The person who came up with the idea of snow denim should be exiled from the sport.


----------



## Vrud (Sep 2, 2011)

^^^^^^ Yes.


----------



## Unowned (Feb 5, 2011)

okay, i better stop liking it because a couple of guys on the forum think they are teh ghey.


----------



## Vrud (Sep 2, 2011)

Don't mean to harsh on your style preference...wear whatever the hell you want. I'll just never understand why someone would want to intentionally look like a broke ass tourist.


----------



## Unowned (Feb 5, 2011)

Vrud said:


> Don't mean to harsh on your style preference...wear whatever the hell you want. I'll just never understand why someone would want to intentionally look like a broke ass tourist.


no offense taken.

style has always been a _preference_ in my books.


----------



## kung-POW (Mar 16, 2011)

I personally think they look cool. They're just hating!!


----------



## Zak (Jan 25, 2011)

wouldn't denim chafe?


----------



## fattrav (Feb 21, 2009)

Zak said:


> wouldn't denim chafe?


What? Do you freeball or something?


----------



## pcdawg (Feb 18, 2010)

naked and famous made a pair of raw denim snowpants jeans


----------



## skycdo (Sep 15, 2011)

Vrud said:


> Don't mean to harsh on your style preference...wear whatever the hell you want.
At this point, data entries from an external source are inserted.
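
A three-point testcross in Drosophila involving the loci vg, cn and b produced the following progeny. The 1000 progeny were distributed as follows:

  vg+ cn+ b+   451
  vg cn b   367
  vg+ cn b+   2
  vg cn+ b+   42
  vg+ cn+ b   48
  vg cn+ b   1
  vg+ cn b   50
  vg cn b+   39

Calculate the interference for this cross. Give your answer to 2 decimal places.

The two most frequent reciprocal classes, vg+ cn+ b+ and vg cn b, are the parental types, so the F1 was vg+ cn+ b+ / vg cn b.
The two rarest classes, vg+ cn b+ and vg cn+ b, are the double crossovers. Comparing them with the parentals, only the cn allele has switched, so cn is the middle locus and the order is b – cn – vg.
b–cn: (87 + 3)/1000 = 0.0900; cn–vg: (92 + 3)/1000 = 0.0950.
Expected DCO frequency = 0.0900 × 0.0950 ≈ 0.00855; observed = 3/1000 ≈ 0.00300.
Coefficient of coincidence = 0.00300/0.00855 ≈ 0.35; interference = 1 − 0.35 = 0.65.

0.65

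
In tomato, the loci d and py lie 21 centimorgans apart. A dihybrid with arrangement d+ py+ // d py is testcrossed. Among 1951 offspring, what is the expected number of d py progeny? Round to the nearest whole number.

A map distance of 21 centimorgans corresponds to a recombination frequency of 0.210.
The F1 is d+ py+ / d py, so d py is a parental gamete class with expected frequency (1 − r)/2 = 0.790/2 = 0.3950.
Expected number = 0.3950 × 1951 = 770.64 ≈ 771.

771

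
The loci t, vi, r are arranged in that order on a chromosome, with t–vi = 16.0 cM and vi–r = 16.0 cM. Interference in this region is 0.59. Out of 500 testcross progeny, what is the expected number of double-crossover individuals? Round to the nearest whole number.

Map distances give recombination frequencies of 0.160 and 0.160 for the two intervals.
With interference 0.59 (so coincidence = 0.41), expected double-crossover frequency = 0.160 × 0.160 × 0.41 = 0.01050.
Expected number = 0.01050 × 500 = 5.25 ≈ 5.

5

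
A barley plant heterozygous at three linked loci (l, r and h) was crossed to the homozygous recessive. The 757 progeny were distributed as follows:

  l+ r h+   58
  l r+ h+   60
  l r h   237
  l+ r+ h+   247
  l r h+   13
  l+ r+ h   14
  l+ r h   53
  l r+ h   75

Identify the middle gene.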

I'll just never understand why someone would want to intentionally look like a broke ass tourist.


Don't you mean "old school local"? My best friend's dad used to rock the jeans and a hoodie setup.

I think the denim look is kinda interesting. I'm sure there is a lot of people who are looking into it now that Burton had it for the snowboarding team in the Olympics.


----------